The Babylon Gene by Alex Churton #review

Title: The Babylon Gene
Author: Alex Churton
Publisher: Head of Zeus, 2012

Freemasonry certainly provides a fascinating theme to treat in fiction, and it’s clear that Churton is knowledgeable about his subject. Equally fascinating is the Yezidi tribe – an ancient culture predating Islam that has often faced persecution – and it’s obvious Churton has done his research on the topic here too.

Added to this heady mixture is contemporary Middle Eastern conflict – terrorists, dodgy super-scientists and military action – all with plenty of explosions, bullets flying all over the place and the prerequisite bloodshed.

Enter Toby Ashe, our suave, brainy British secret agent. James Bond has nothing on this intellectual. As he is part of a special task force that deals with what they term “oddballs” – essentially a licence for them to indulge in conspiracy theories and solve global mysteries.

Right now he has his hands full looking into the bombing of a Masonic lodge in Istanbul, and very soon he’s wading through an international situation involving illegal genetic research and terrorism, all laced with a healthy dose of religious fundamentalism.

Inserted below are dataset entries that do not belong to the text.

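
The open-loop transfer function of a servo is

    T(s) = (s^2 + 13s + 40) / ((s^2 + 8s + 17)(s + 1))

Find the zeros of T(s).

s = -8, -5

Set the numerator to zero: s^2 + 13s + 40 = 0.
Factoring: (s + 8)(s + 5) = 0.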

This is Churton’s first novel, and it shows. While he’s previously published non-fiction, and is evidently a gifted scholar, this hasn’t translated as successfully into fiction. Granted, if you’re completely drawn into the aforementioned topics of Freemasonry, Yezidi culture and international espionage, you’re probably not going to be bothered by the massive chunks of exposition Churton inserts throughout the novel.

By contrast, there are parts where the text is stripped down to snatches of dialogue that imply that there is some sort of action happening, but it’s left to our imagination. This adds distance to a story, which might work just fine in film but doesn’t translate well to fiction.

The bottom line is that The Babylon Gene suffers from a serious case of “Too Much Awesome” – Churton tries to take on too much instead of focusing and building on a narrower band to produce a tighter, more engaging novel.

There’s some good stuff here, but it gets lost in the crossfire.